Historically, investors have been willing to pay somewhere in the range of 15-20 times the earnings of the stocks that comprise the S&P 500. If investors are paying 10 times earnings then stocks are, historically speaking, on sale. If investors are paying 30 times, as they were during the credit crisis in 2007, the market is expensive. Today, investors are paying nearly 50 times earnings. Now some “experts” in the financial media insist that bubbles are not recognizable until after the fact. But at prices that exceed the dot.com and real estate “bubbles”, calling current prices a bubble is somewhere between likely and obviously true.
Owning “good” companies
Many investors can sense we are in a bubble, but they still think owning good companies will protect them. Amazon, after all, is not going anywhere. Neither is Apple. There is every reason to believe these companies will continue to grow their earnings. So, what is the worst that could happen?
Below is a chart provided by our friends at Research Affiliates, showing the largest companies in the world by the size of their stock price, for each decade over the past 40 years.
The first thing to notice is that the names at the top are constantly changing. Companies whose stock prices have performed well for a decade or more often underperform over the next decade. Second, some of these companies did not even exist by the turn of the next decade (e.g., Lucent). Third, and perhaps most important, many of these companies increased their earnings, only to see their share prices perform poorly anyway (e.g., Cisco, Exxon, IBM, etc.).
Let me say that again. If investors pay a high price for a “good” company, during a euphoric bubble, they may continue to pay the price over the next decade or beyond. Cisco, for example, has doubled its earnings per year over the past 20 years. That should be good for its stock. Unfortunately, Cisco’s stock price is still 30% below its peak in 2000. Was Cisco a good investment? Well, if you define good as owning shares of companies that will continue to grow revenues, then sure. But if your goal is to increase the value of the money you invest over the long run, then Cisco was a horrible long-term investment.

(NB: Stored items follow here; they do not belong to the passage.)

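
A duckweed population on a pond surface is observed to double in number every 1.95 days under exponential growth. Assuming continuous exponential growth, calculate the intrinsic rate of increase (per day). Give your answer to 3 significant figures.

r = ln(2)/t_d = 0.6931/1.95 = 0.35546.

0.355 per day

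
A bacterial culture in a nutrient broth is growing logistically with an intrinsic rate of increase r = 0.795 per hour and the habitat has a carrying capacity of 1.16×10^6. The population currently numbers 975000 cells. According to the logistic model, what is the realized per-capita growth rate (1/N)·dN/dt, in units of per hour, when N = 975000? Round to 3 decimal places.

(1/N)·dN/dt = r(1 − N/K) = 0.795 × (1 − 975000/1.16×10^6).
= 0.795 × 0.15948 = 0.12679.

0.127 per hour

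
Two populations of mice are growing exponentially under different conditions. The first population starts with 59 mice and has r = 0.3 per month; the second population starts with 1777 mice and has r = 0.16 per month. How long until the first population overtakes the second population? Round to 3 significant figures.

24.3 months

Set 59·e^(0.3t) = 1777·e^(0.16t).
e^((0.3 − 0.16)t) = 1777/59 → e^(0.14·t) = 30.119.
0.14·t = ln(30.119) = 3.4051, so t = 3.4051/0.14 = 24.322.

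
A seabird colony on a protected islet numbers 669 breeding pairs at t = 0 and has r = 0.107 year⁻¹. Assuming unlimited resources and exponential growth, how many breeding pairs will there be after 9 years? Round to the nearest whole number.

1752 breeding pairs

N(t) = N₀·e^(rt) = 669 × e^(0.107×9) = 669 × e^0.963.
e^0.963 ≈ 2.6195, so N ≈ 669 × 2.6195 = 1752.47.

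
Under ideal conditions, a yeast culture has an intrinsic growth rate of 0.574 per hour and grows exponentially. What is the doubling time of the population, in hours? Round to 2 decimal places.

1.21 hours

Doubling time t_d = ln(2)/r = 0.6931/0.574 = 1.2076.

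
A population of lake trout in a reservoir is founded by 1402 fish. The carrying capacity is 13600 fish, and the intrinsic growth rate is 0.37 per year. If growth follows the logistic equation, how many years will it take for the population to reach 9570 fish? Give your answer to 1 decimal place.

8.2 years

A = (K − N₀)/N₀ = (13600 − 1402)/1402 = 8.7004.
Solve 13600/(1 + 8.7004·e^(−0.37t)) = 9570: 1 + 8.7004·e^(−0.37t) = 1.4211, so e^(−0.37t) = 0.0484008.
−0.37·t = ln(0.0484008) = -3.0282, so t = 3.0282/0.37 = 8.1844.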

Nippon T&T, one of the largest telecommunications companies in the world, has continued to grow its revenues since 2000. At the same time, its stock price remains nearly 40% below its peak in 2000. And these are examples of some of the companies that survived.
Why does this matter?
There is a pervasive deception lurking behind every Robinhood or Reddit profile in America these days. Many individuals recognize that most “meme stocks” are a joke. Perhaps some see them as a speculative gamble, or maybe just a principled way to stick it to the man. What many individuals do not understand is that some of the largest, most financially secure companies in the world may not be much better than meme stocks in terms of long-term investment potential. At least not at today’s prices.

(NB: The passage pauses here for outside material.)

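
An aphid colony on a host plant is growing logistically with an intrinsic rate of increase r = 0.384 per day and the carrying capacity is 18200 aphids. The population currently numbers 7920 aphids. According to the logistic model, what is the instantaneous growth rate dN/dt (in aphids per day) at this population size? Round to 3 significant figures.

1720 aphids per day

dN/dt = rN(1 − N/K) = 0.384 × 7920 × (1 − 7920/18200).
1 − 7920/18200 = 0.56484; dN/dt = 0.384 × 7920 × 0.56484 = 1717.8.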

Of course, there are still good companies (and assets) whose share prices are relatively attractive today, both inside but especially outside the US equity markets. Our investment process is focused on identifying such opportunities. But if history is any indication, not only will the S&P 500 perform poorly over the next decade, but even companies like Apple, Amazon, and Walmart could. These behemoths could feasibly continue to dominate the landscape. They could benefit from easy money, government largess, and over-regulation of competitors. They could even increase their earnings considerably, and yet still see their stock prices fall over the next decade.
The price you pay determines your future returns. It is not just a pithy old adage, it’s a warning to those who neglect the history of financial markets…and pay the price instead.